Ms Ashleigh Hocking, Research Assistant at FCIC, has been awarded a Travel Grant to support her research into the treatment of mesothelioma.

Dr Emma Kemp, Research Associate at FCIC, has also been awarded a Travel Grant to further her research into the care needs of breast cancer survivors and their caregivers.


Beat Cancer Professorial Chair

Beat Cancer Professors

Launch of the 2018 Beat Cancer Project grants, (L-R): Alana Sparrow, Cancer Council SA General Manager, Services, Research and Public Policy; Professor Ross McKinnon, Flinders University; Lincoln Size, Cancer Council SA Chief Executive; The Hon Peter Malinauskas, Minister for Health; Professor Tim Hughes, SAHMRI; and Professor David Roder, University of South Australia

Professor Ross McKinnon, Director of FCIC, has received $1 million to continue his role as the Beat Cancer Professorial Chair for Flinders University.
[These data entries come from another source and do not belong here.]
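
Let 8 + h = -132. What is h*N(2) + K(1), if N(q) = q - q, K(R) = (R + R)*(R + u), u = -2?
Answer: -2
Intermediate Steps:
K(R) = 2*R*(-2 + R) (K(R) = (R + R)*(R - 2) = (2*R)*(-2 + R) = 2*R*(-2 + R))
h = -140 (h = -8 - 132 = -140)
N(q) = 0
h*N(2) + K(1) = -140*0 + 2*1*(-2 + 1) = 0 + 2*1*(-1) = 0 - 2 = -2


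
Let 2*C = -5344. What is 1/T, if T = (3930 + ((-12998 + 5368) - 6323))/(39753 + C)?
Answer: -37081/10023 ≈ -3.6996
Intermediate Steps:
C = -2672 (C = (1/2)*(-5344) = -2672)
T = -10023/37081 (T = (3930 + ((-12998 + 5368) - 6323))/(39753 - 2672) = (3930 + (-7630 - 6323))/37081 = (3930 - 13953)*(1/37081) = -10023*1/37081 = -10023/37081 ≈ -0.27030)
1/T = 1/(-10023/37081) = -37081/10023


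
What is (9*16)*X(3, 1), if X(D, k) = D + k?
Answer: 576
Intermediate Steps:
(9*16)*X(3, 1) = (9*16)*(3 + 1) = 144*4 = 576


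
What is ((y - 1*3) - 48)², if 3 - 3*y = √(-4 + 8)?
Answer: 23104/9 ≈ 2567.1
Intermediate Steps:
y = ⅓ (y = 1 - √(-4 + 8)/3 = 1 - √4/3 = 1 - ⅓*2 = 1 - ⅔ = ⅓ ≈ 0.33333)
((y - 1*3) - 48)² = ((⅓ - 1*3) - 48)² = ((⅓ - 3) - 48)² = (-8/3 - 48)² = (-152/3)² = 23104/9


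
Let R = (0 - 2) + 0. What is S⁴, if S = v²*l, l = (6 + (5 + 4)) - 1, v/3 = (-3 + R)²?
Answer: 38459377441406250000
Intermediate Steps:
R = -2 (R = -2 + 0 = -2)
v = 75 (v = 3*(-3 - 2)² = 3*(-5)² = 3*25 = 75)
l = 14 (l = (6 + 9) - 1 = 15 - 1 = 14)
S = 78750 (S = 75²*14 = 5625*14 = 78750)
S⁴ = 78750⁴ = 38459377441406250000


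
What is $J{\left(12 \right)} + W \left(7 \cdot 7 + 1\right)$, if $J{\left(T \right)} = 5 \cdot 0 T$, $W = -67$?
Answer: $-3350$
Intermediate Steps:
$J{\left(T \right)} = 0$ ($J{\left(T \right)} = 0 T = 0$)
$J{\left(12 \right)} + W \left(7 \cdot 7 + 1\right) = 0 - 67 \left(7 \cdot 7 + 1\right) = 0 - 67 \left(49 + 1\right) = 0 - 3350 = -3350$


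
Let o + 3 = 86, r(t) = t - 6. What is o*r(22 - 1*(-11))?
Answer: 2241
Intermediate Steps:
r(t) = -6 + t
o = 83 (o = -3 + 86 = 83)
o*r(22 - 1*(-11)) = 83*(-6 + (22 - 1*(-11))) = 83*(-6 + (22 + 11)) = 83*(-6 + 33) = 83*27 = 2241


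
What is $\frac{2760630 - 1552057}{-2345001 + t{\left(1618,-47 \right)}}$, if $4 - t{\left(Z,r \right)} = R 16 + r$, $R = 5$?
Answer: $- \frac{1208573}{2345030} \approx -0.51538$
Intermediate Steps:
$t{\left(Z,r \right)} = -76 - r$ ($t{\left(Z,r \right)} = 4 - \left(5 \cdot 16 + r\right) = 4 - \left(80 + r\right) = -76 - r$)
$\frac{2760630 - 1552057}{-2345001 + t{\left(1618,-47 \right)}} = \frac{2760630 - 1552057}{-2345001 - 29} = \frac{2760630 - 1552057}{-2345001 + \left(-76 + 47\right)} = \frac{1208573}{-2345001 - 29} = \frac{1208573}{-2345030} = 1208573 \left(- \frac{1}{2345030}\right) = - \frac{1208573}{2345030}$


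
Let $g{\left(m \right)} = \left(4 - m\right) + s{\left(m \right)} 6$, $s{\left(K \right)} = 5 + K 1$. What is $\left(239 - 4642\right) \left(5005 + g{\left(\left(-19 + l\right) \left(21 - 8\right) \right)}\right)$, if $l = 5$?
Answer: $-18179987$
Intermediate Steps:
$s{\left(K \right)} = 5 + K$
$g{\left(m \right)} = 34 + 5 m$ ($g{\left(m \right)} = \left(4 - m\right) + \left(5 + m\right) 6 = \left(4 - m\right) + \left(30 + 6 m\right) = 34 + 5 m$)
$\left(239 - 4642\right) \left(5005 + g{\left(\left(-19 + l\right) \left(21 - 8\right) \right)}\right) = \left(239 - 4642\right) \left(5005 + \left(34 + 5 \left(-19 + 5\right) \left(21 - 8\right)\right)\right) = - 4403 \left(5005 + \left(34 + 5 \left(\left(-14\right) 13\right)\right)\right) = - 4403 \left(5005 + \left(34 + 5 \left(-182\right)\right)\right) = - 4403 \left(5005 + \left(34 - 910\right)\right) = - 4403 \left(5005 - 876\right) = \left(-4403\right) 4129 = -18179987$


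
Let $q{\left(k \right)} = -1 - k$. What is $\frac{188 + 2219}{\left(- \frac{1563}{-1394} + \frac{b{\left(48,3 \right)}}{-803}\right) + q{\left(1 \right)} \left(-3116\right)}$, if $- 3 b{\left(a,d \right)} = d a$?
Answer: $\frac{2694352474}{6977310625} \approx 0.38616$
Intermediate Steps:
$b{\left(a,d \right)} = - \frac{a d}{3}$ ($b{\left(a,d \right)} = - \frac{d a}{3} = - \frac{a d}{3}$)
$\frac{188 + 2219}{\left(- \frac{1563}{-1394} + \frac{b{\left(48,3 \right)}}{-803}\right) + q{\left(1 \right)} \left(-3116\right)} = \frac{188 + 2219}{\left(- \frac{1563}{-1394} + \frac{\left(- \frac{1}{3}\right) 48 \cdot 3}{-803}\right) + \left(-1 - 1\right) \left(-3116\right)} = \frac{2407}{\left(\left(-1563\right) \left(- \frac{1}{1394}\right) - - \frac{48}{803}\right) + \left(-1 - 1\right) \left(-3116\right)} = \frac{2407}{\left(\frac{1563}{1394} + \frac{48}{803}\right) - -6232} = \frac{2407}{\frac{1322001}{1119382} + 6232} = \frac{2407}{\frac{6977310625}{1119382}} = 2407 \cdot \frac{1119382}{6977310625} = \frac{2694352474}{6977310625}$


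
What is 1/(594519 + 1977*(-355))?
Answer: -1/107316 ≈ -9.3183e-6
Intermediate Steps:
1/(594519 + 1977*(-355)) = 1/(594519 - 701835) = 1/(-107316) = -1/107316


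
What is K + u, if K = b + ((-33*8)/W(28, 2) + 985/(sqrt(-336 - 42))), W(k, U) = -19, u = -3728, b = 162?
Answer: -67490/19 - 985*I*sqrt(42)/126 ≈ -3552.1 - 50.663*I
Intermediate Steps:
K = 3342/19 - 985*I*sqrt(42)/126 (K = 162 + (-33*8/(-19) + 985/(sqrt(-336 - 42))) = 162 + (-264*(-1/19) + 985/(sqrt(-378))) = 162 + (264/19 + 985/((3*I*sqrt(42)))) = 162 + (264/19 + 985*(-I*sqrt(42)/126)) = 162 + (264/19 - 985*I*sqrt(42)/126) = 3342/19 - 985*I*sqrt(42)/126 ≈ 175.89 - 50.663*I)
K + u = (3342/19 - 985*I*sqrt(42)/126) - 3728 = -67490/19 - 985*I*sqrt(42)/126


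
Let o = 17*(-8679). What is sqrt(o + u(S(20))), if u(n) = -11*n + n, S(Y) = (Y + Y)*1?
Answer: I*sqrt(147943) ≈ 384.63*I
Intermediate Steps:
S(Y) = 2*Y (S(Y) = (2*Y)*1 = 2*Y)
u(n) = -10*n
o = -147543
sqrt(o + u(S(20))) = sqrt(-147543 - 20*20) = sqrt(-147543 - 10*40) = sqrt(-147543 - 400) = sqrt(-147943) = I*sqrt(147943)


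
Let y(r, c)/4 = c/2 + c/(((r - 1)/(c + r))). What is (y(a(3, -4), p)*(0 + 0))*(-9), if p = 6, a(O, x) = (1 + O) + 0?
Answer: 0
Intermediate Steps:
a(O, x) = 1 + O
y(r, c) = 2*c + 4*c*(c + r)/(-1 + r) (y(r, c) = 4*(c/2 + c/(((r - 1)/(c + r)))) = 4*(c*(½) + c/(((-1 + r)/(c + r)))) = 4*(c/2 + c/(((-1 + r)/(c + r)))) = 4*(c/2 + c*((c + r)/(-1 + r))) = 4*(c/2 + c*(c + r)/(-1 + r)) = 2*c + 4*c*(c + r)/(-1 + r))
(y(a(3, -4), p)*(0 + 0))*(-9) = ((2*6*(-1 + 2*6 + 3*(1 + 3))/(-1 + (1 + 3)))*(0 + 0))*(-9) = ((2*6*(-1 + 12 + 3*4)/(-1 + 4))*0)*(-9) = ((2*6*(-1 + 12 + 12)/3)*0)*(-9) = ((2*6*(⅓)*23)*0)*(-9) = (92*0)*(-9) = 0*(-9) = 0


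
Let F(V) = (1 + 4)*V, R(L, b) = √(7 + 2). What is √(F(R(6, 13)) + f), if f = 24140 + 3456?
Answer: √27611 ≈ 166.17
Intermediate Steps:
f = 27596
R(L, b) = 3 (R(L, b) = √9 = 3)
F(V) = 5*V
√(F(R(6, 13)) + f) = √(5*3 + 27596) = √(15 + 27596) = √27611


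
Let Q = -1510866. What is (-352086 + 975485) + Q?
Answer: -887467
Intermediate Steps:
(-352086 + 975485) + Q = (-352086 + 975485) - 1510866 = 623399 - 1510866 = -887467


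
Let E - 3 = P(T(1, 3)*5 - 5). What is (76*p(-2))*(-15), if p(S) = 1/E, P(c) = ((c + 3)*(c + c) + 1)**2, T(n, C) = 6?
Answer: -95/163567 ≈ -0.00058080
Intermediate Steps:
P(c) = (1 + 2*c*(3 + c))**2 (P(c) = ((3 + c)*(2*c) + 1)**2 = (2*c*(3 + c) + 1)**2 = (1 + 2*c*(3 + c))**2)
E = 1962804 (E = 3 + (1 + 2*(6*5 - 5)**2 + 6*(6*5 - 5))**2 = 3 + (1 + 2*(30 - 5)**2 + 6*(30 - 5))**2 = 3 + (1 + 2*25**2 + 6*25)**2 = 3 + (1 + 2*625 + 150)**2 = 3 + (1 + 1250 + 150)**2 = 3 + 1401**2 = 3 + 1962801 = 1962804)
p(S) = 1/1962804
(76*p(-2))*(-15) = (76*(1/1962804))*(-15) = (19/490701)*(-15) = -95/163567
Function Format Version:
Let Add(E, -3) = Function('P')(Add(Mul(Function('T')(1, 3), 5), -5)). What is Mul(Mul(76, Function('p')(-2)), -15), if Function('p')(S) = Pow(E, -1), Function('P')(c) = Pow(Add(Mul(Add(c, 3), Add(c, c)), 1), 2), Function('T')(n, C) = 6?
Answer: Rational(-95, 163567) ≈ -0.00058080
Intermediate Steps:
Function('P')(c) = Pow(Add(1, Mul(2, c, Add(3, c))), 2) (Function('P')(c) = Pow(Add(Mul(Add(3, c), Mul(2, c)), 1), 2) = Pow(Add(Mul(2, c, Add(3, c)), 1), 2) = Pow(Add(1, Mul(2, c, Add(3, c))), 2))
E = 1962804 (E = Add(3, Pow(Add(1, Mul(2, Pow(Add(Mul(6, 5), -5), 2)), Mul(6, Add(Mul(6, 5), -5))), 2)) = Add(3, Pow(Add(1, Mul(2, Pow(Add(30, -5), 2)), Mul(6, Add(30, -5))), 2)) = Add(3, Pow(Add(1, Mul(2, Pow(25, 2)), Mul(6, 25)), 2)) = Add(3, Pow(Add(1, Mul(2, 625), 150), 2)) = Add(3, Pow(Add(1, 1250, 150), 2)) = Add(3, Pow(1401, 2)) = Add(3, 1962801) = 1962804)
Function('p')(S) = Rational(1, 1962804) (Function('p')(S) = Pow(1962804, -1) = Rational(1, 1962804))
Mul(Mul(76, Function('p')(-2)), -15) = Mul(Mul(76, Rational(1, 1962804)), -15) = Mul(Rational(19, 490701), -15) = Rational(-95, 163567)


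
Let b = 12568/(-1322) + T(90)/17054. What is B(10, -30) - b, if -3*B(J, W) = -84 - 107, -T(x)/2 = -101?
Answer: 1237092998/16909041 ≈ 73.162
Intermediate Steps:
T(x) = 202 (T(x) = -2*(-101) = 202)
B(J, W) = 191/3 (B(J, W) = -(-84 - 107)/3 = -⅓*(-191) = 191/3)
b = -53516907/5636347 (b = 12568/(-1322) + 202/17054 = 12568*(-1/1322) + 202*(1/17054) = -6284/661 + 101/8527 = -53516907/5636347 ≈ -9.4950)
B(10, -30) - b = 191/3 - 1*(-53516907/5636347) = 191/3 + 53516907/5636347 = 1237092998/16909041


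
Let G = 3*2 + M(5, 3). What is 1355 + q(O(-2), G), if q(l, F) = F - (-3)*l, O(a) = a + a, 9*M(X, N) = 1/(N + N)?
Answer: 72847/54 ≈ 1349.0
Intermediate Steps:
M(X, N) = 1/(18*N) (M(X, N) = 1/(9*(N + N)) = 1/(9*((2*N))) = (1/(2*N))/9 = 1/(18*N))
G = 325/54 (G = 3*2 + (1/18)/3 = 6 + (1/18)*(⅓) = 6 + 1/54 = 325/54 ≈ 6.0185)
O(a) = 2*a
q(l, F) = F + 3*l
1355 + q(O(-2), G) = 1355 + (325/54 + 3*(2*(-2))) = 1355 + (325/54 + 3*(-4)) = 1355 + (325/54 - 12) = 1355 - 323/54 = 72847/54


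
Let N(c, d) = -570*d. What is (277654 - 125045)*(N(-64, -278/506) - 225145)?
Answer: -8680774575095/253 ≈ -3.4311e+10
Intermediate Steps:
(277654 - 125045)*(N(-64, -278/506) - 225145) = (277654 - 125045)*(-(-158460)/506 - 225145) = 152609*(-(-158460)/506 - 225145) = 152609*(-570*(-139/253) - 225145) = 152609*(79230/253 - 225145) = 152609*(-56882455/253) = -8680774575095/253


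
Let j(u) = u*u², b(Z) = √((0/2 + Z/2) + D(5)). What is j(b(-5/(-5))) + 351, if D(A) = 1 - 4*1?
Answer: 351 - 5*I*√10/4 ≈ 351.0 - 3.9528*I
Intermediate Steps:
D(A) = -3 (D(A) = 1 - 4 = -3)
b(Z) = √(-3 + Z/2) (b(Z) = √((0/2 + Z/2) - 3) = √((0*(½) + Z*(½)) - 3) = √((0 + Z/2) - 3) = √(Z/2 - 3) = √(-3 + Z/2))
j(u) = u³
j(b(-5/(-5))) + 351 = (√(-12 + 2*(-5/(-5)))/2)³ + 351 = (√(-12 + 2*(-5*(-⅕)))/2)³ + 351 = (√(-12 + 2*1)/2)³ + 351 = (√(-12 + 2)/2)³ + 351 = (√(-10)/2)³ + 351 = ((I*√10)/2)³ + 351 = (I*√10/2)³ + 351 = -5*I*√10/4 + 351 = 351 - 5*I*√10/4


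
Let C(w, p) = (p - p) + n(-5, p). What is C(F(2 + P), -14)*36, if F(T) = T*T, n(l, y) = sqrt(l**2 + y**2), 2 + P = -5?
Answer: 36*sqrt(221) ≈ 535.18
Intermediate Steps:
P = -7 (P = -2 - 5 = -7)
F(T) = T**2
C(w, p) = sqrt(25 + p**2) (C(w, p) = (p - p) + sqrt((-5)**2 + p**2) = 0 + sqrt(25 + p**2) = sqrt(25 + p**2))
C(F(2 + P), -14)*36 = sqrt(25 + (-14)**2)*36 = sqrt(25 + 196)*36 = sqrt(221)*36 = 36*sqrt(221)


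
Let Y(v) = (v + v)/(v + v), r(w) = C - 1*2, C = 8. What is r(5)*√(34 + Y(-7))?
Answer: 6*√35 ≈ 35.496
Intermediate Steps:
r(w) = 6 (r(w) = 8 - 1*2 = 8 - 2 = 6)
Y(v) = 1 (Y(v) = (2*v)/((2*v)) = (2*v)*(1/(2*v)) = 1)
r(5)*√(34 + Y(-7)) = 6*√(34 + 1) = 6*√35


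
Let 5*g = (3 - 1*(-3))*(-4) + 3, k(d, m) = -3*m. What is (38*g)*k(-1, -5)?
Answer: -2394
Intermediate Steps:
g = -21/5 (g = ((3 - 1*(-3))*(-4) + 3)/5 = ((3 + 3)*(-4) + 3)/5 = (6*(-4) + 3)/5 = (-24 + 3)/5 = (1/5)*(-21) = -21/5 ≈ -4.2000)
(38*g)*k(-1, -5) = (38*(-21/5))*(-3*(-5)) = -798/5*15 = -2394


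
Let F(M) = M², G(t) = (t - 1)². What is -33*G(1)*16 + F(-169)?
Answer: 28561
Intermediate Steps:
G(t) = (-1 + t)²
-33*G(1)*16 + F(-169) = -33*(-1 + 1)²*16 + (-169)² = -33*0²*16 + 28561 = -33*0*16 + 28561 = 0*16 + 28561 = 0 + 28561 = 28561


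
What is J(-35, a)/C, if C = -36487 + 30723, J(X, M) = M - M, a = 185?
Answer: 0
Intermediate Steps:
J(X, M) = 0
C = -5764
J(-35, a)/C = 0/(-5764) = 0*(-1/5764) = 0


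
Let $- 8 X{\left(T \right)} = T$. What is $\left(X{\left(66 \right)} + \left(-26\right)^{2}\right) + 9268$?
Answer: $\frac{39743}{4} \approx 9935.8$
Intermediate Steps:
$X{\left(T \right)} = - \frac{T}{8}$
$\left(X{\left(66 \right)} + \left(-26\right)^{2}\right) + 9268 = \left(\left(- \frac{1}{8}\right) 66 + \left(-26\right)^{2}\right) + 9268 = \left(- \frac{33}{4} + 676\right) + 9268 = \frac{2671}{4} + 9268 = \frac{39743}{4}$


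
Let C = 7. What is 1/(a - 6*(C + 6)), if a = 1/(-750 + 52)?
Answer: -698/54445 ≈ -0.012820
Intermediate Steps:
a = -1/698 (a = 1/(-698) = -1/698 ≈ -0.0014327)
1/(a - 6*(C + 6)) = 1/(-1/698 - 6*(7 + 6)) = 1/(-1/698 - 6*13) = 1/(-1/698 - 78) = 1/(-54445/698) = -698/54445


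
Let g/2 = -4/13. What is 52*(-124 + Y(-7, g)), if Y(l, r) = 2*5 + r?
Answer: -5960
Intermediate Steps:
g = -8/13 (g = 2*(-4/13) = -8/13 ≈ -0.61539)
Y(l, r) = 10 + r
52*(-124 + Y(-7, g)) = 52*(-124 + (10 - 8/13)) = 52*(-124 + 122/13) = 52*(-1490/13) = -5960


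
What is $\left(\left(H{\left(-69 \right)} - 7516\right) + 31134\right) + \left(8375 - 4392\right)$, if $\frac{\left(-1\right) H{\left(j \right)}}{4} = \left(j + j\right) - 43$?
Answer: $28325$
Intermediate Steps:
$H{\left(j \right)} = 172 - 8 j$ ($H{\left(j \right)} = - 4 \left(\left(j + j\right) - 43\right) = - 4 \left(2 j - 43\right) = - 4 \left(-43 + 2 j\right) = 172 - 8 j$)
$\left(\left(H{\left(-69 \right)} - 7516\right) + 31134\right) + \left(8375 - 4392\right) = \left(\left(\left(172 - -552\right) - 7516\right) + 31134\right) + \left(8375 - 4392\right) = \left(\left(\left(172 + 552\right) - 7516\right) + 31134\right) + \left(8375 - 4392\right) = \left(\left(724 - 7516\right) + 31134\right) + 3983 = \left(-6792 + 31134\right) + 3983 = 24342 + 3983 = 28325$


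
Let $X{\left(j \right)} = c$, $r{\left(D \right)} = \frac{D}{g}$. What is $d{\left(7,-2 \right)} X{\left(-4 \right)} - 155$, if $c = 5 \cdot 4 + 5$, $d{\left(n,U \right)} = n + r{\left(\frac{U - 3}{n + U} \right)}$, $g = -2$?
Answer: $\frac{65}{2} \approx 32.5$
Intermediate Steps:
$r{\left(D \right)} = - \frac{D}{2}$ ($r{\left(D \right)} = \frac{D}{-2} = D \left(- \frac{1}{2}\right) = - \frac{D}{2}$)
$d{\left(n,U \right)} = n - \frac{-3 + U}{2 \left(U + n\right)}$ ($d{\left(n,U \right)} = n - \frac{\left(U - 3\right) \frac{1}{n + U}}{2} = n - \frac{\left(-3 + U\right) \frac{1}{U + n}}{2} = n - \frac{\frac{1}{U + n} \left(-3 + U\right)}{2} = n - \frac{-3 + U}{2 \left(U + n\right)}$)
$c = 25$ ($c = 20 + 5 = 25$)
$X{\left(j \right)} = 25$
$d{\left(7,-2 \right)} X{\left(-4 \right)} - 155 = \frac{\frac{3}{2} - -1 + 7 \left(-2 + 7\right)}{-2 + 7} \cdot 25 - 155 = \frac{\frac{3}{2} + 1 + 7 \cdot 5}{5} \cdot 25 - 155 = \frac{\frac{3}{2} + 1 + 35}{5} \cdot 25 - 155 = \frac{1}{5} \cdot \frac{75}{2} \cdot 25 - 155 = \frac{15}{2} \cdot 25 - 155 = \frac{375}{2} - 155 = \frac{65}{2}$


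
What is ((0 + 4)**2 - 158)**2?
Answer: 20164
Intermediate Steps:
((0 + 4)**2 - 158)**2 = (4**2 - 158)**2 = (16 - 158)**2 = (-142)**2 = 20164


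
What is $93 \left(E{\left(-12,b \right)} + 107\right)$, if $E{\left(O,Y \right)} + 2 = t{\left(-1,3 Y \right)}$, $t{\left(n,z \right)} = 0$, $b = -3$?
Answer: $9765$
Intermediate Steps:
$E{\left(O,Y \right)} = -2$ ($E{\left(O,Y \right)} = -2 + 0 = -2$)
$93 \left(E{\left(-12,b \right)} + 107\right) = 93 \left(-2 + 107\right) = 93 \cdot 105 = 9765$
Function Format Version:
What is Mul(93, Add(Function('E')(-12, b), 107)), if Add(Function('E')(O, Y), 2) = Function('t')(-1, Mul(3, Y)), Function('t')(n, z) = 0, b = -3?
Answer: 9765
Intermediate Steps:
Function('E')(O, Y) = -2 (Function('E')(O, Y) = Add(-2, 0) = -2)
Mul(93, Add(Function('E')(-12, b), 107)) = Mul(93, Add(-2, 107)) = Mul(93, 105) = 9765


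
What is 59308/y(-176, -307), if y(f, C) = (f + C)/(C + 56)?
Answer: 14886308/483 ≈ 30821.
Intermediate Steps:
y(f, C) = (C + f)/(56 + C)
59308/y(-176, -307) = 59308/(((-307 - 176)/(56 - 307))) = 59308/((-483/(-251))) = 59308/((-1/251*(-483))) = 59308/(483/251) = 59308*(251/483) = 14886308/483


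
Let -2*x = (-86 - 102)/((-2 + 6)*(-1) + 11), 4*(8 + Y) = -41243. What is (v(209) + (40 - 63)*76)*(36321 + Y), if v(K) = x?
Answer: -631438639/14 ≈ -4.5103e+7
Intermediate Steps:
Y = -41275/4 (Y = -8 + (¼)*(-41243) = -8 - 41243/4 = -41275/4 ≈ -10319.)
x = 94/7 (x = -(-86 - 102)/(2*((-2 + 6)*(-1) + 11)) = -(-94)/(4*(-1) + 11) = -(-94)/(-4 + 11) = -(-94)/7 = -½*(-188/7) = 94/7 ≈ 13.429)
v(K) = 94/7
(v(209) + (40 - 63)*76)*(36321 + Y) = (94/7 + (40 - 63)*76)*(36321 - 41275/4) = (94/7 - 23*76)*(104009/4) = (94/7 - 1748)*(104009/4) = -12142/7*104009/4 = -631438639/14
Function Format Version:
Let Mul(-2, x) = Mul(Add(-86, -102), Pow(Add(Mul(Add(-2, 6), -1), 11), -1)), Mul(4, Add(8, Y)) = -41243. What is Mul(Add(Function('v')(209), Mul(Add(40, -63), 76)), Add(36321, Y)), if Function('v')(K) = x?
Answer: Rational(-631438639, 14) ≈ -4.5103e+7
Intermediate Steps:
Y = Rational(-41275, 4) (Y = Add(-8, Mul(Rational(1, 4), -41243)) = Add(-8, Rational(-41243, 4)) = Rational(-41275, 4) ≈ -10319.)
x = Rational(94, 7) (x = Mul(Rational(-1, 2), Mul(Add(-86, -102), Pow(Add(Mul(Add(-2, 6), -1), 11), -1))) = Mul(Rational(-1, 2), Mul(-188, Pow(Add(Mul(4, -1), 11), -1))) = Mul(Rational(-1, 2), Mul(-188, Pow(Add(-4, 11), -1))) = Mul(Rational(-1, 2), Mul(-188, Pow(7, -1))) = Mul(Rational(-1, 2), Mul(-188, Rational(1, 7))) = Mul(Rational(-1, 2), Rational(-188, 7)) = Rational(94, 7) ≈ 13.429)
Function('v')(K) = Rational(94, 7)
Mul(Add(Function('v')(209), Mul(Add(40, -63), 76)), Add(36321, Y)) = Mul(Add(Rational(94, 7), Mul(Add(40, -63), 76)), Add(36321, Rational(-41275, 4))) = Mul(Add(Rational(94, 7), Mul(-23, 76)), Rational(104009, 4)) = Mul(Add(Rational(94, 7), -1748), Rational(104009, 4)) = Mul(Rational(-12142, 7), Rational(104009, 4)) = Rational(-631438639, 14)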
Ross will continue to work on innovative prevention, early intervention and treatment strategies for all cancers through looking at optimising drug therapy in solid tumours.


Clinical Trial Enhancement Grant

Dr Ganessan Kichenadasse and Professor Chris Karapetis from FCIC, are co-investigators on a $280,000 Clinical Trial Enhancement Grant (Network (SACTN)) led by Dr Dagmara Poprawski from Country Health SA. This Network will introduce a clinical cancer trial model to Mount Gambier Hospital in an effort to address the gap in access and availability of therapy options in country areas. Flinders Medical Centre will act as the primary site for patients participating in cancer trials, and the Mount Gambier Hospital will act as the satellite site.

"It is hoped that a pilot project will demonstrate successful implementation, with high standard of governance and quality of care. This will allow a future roll out of other regional and rural cancer centre sites to be inducted into this model. The lessons learnt will ensure that future care can be delivered in a seamless, coordinated, and high standard manner, including conventional and trial therapies," said Dagmara.


Since 2011, Cancer Council SA has partnered with SA Health, The University of Adelaide, Flinders University, the University of South Australia, and South Australia’s flagship research facility, the South Australian Health and Medical Research Institute (SAHMRI) to fund Cancer Council’s Beat Cancer Project.